For a given ideal gas the molecular composition is fixed, and thus the speed of sound depends only on its temperature. At a constant temperature, the gas pressure has no effect on the speed of sound, since the density will increase, and since pressure and density (also proportional to pressure) have equal but opposite effects on the speed of sound, and the two contributions cancel out exactly. In a similar way, compression waves in solids depend both on compressibility and density—just as in liquids—but in gases the density contributes to the compressibility in such a way that some part of each attribute factors out, leaving only a dependence on temperature, molecular weight, and heat capacity ratio which can be independently derived from temperature and molecular composition.
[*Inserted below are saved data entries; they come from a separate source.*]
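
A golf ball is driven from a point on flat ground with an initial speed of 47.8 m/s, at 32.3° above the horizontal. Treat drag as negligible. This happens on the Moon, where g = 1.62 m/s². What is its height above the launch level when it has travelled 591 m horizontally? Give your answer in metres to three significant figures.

Components: vₓ = 47.80 cos 32.3° = 40.40 m/s, v_y0 = 47.80 sin 32.3° = 25.54 m/s.
x = vₓ t ⇒ t = 591/40.40 = 14.63 s.
Height: y = v_y0 t − ½ g t² = 25.54 × 14.63 − 0.8100 × 14.63² = 373.6 − 173.3 = 200.3 m.

200 m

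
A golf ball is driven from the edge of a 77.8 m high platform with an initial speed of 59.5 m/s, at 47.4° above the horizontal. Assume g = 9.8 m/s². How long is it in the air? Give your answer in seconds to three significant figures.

Horizontal component vₓ = 59.50 cos 47.4° = 40.27 m/s; vertical v_y0 = 59.50 sin 47.4° = 43.80 m/s.
With up positive and y = 0 at the ground: y(t) = 77.8 + (43.80) t − 4.900 t². Setting y = 0 and taking the positive root: t = [43.80 + √(43.80² + 2·9.80·77.8)] / 9.80 = (43.80 + 58.68) / 9.80 = 10.46 s.

10.5 s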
Thus, for a single given gas (assuming the molecular weight does not change) and over a small temperature range (for which the heat capacity is relatively constant), the speed of sound becomes dependent on only the temperature of the gas.
So to summarise temperature is the only thing that can change the speed of sound. Given today that most buildings are air conditioned to day at 18-24°C we will assume that our sound is going to move at 343m/Sec for simplicity sake.
Human ear recognition.
Lets establish the distance a human can detect uncontiously the difference of a sound from 2 sound sources. Ie the source of the original sound and the speaker reproducing the sound.
A remarkable fact is that the pinna, the cartilage-filled structure surrounding the ear canal (commonly simply called the "ear"), is a vital part of direction sensing. Test subjects can be trained to locate sound using only one ear. But when the ridges of the pinna are gradually filled in, the ability is lost, in proportion to the filled in area. Apparently the brain uses reflections from the ridges of the pinna to determine direction. The head and pinna have a major effect on the sound that arrives at the ear.
The significance of the pinna reflection experiments for a sound system designer is that time delays on the order of 0.1 millisecond can effect sound imaging. Time delays between the left and right ear are on the order of 0.5 milliseconds, and are quite important. On the other hand, researchers have found that echoes in the range of 1 to 50 milliseconds are lumped together by the brain with the direct sound, so they are not actually heard as distinct echoes. Delays greater than 50 milliseconds are heard as echoes.
Echoes in the range of 25 to 100 milliseconds give a "cavernous" quality to the sound. What is commonly called an "echo," a distinct repetition of the original sound, only occurs for echoes of 400 milliseconds or longer.
Distances for an effect the brain can detect
So if the brain can detect sounds differences in 25mS range then the difference in distance from the speaker to the listener in relation to the original sound source to the listener needs to be in the order of 8.5m to get a "cavernous" effect. A distinct reputation of sound is in the order of 136m.
To calculate a difference in a room is very difficult as there is 3 demential planes to calculate the distances on, and the width is of multiple differences that dependent on where the person is sitting.
Therefore if we simplify it to a 2 demential calculation the first arguable distance a person could detect a difference is if the speakers were 8.5m in front of the mic source.
Other Considerations.
Now the source volume can be drowned out by the speaker volume dependent on the sound level of the source. i.e. source db < amplified db.
With this in mind the brain is less likely to detect a difference between the source and the speaker due to volume differences.
With this in mind I believe there is no need to delay the FOH (first row of speakers) in a system.
How ever is you have a staggered speaker system e.g. a speaker stack at row 1 of seating from your source then a boost set of speakers at row 20 and so on these speakers need to be delayed in relation to the distance in line of site from the first stack of speakers form the source.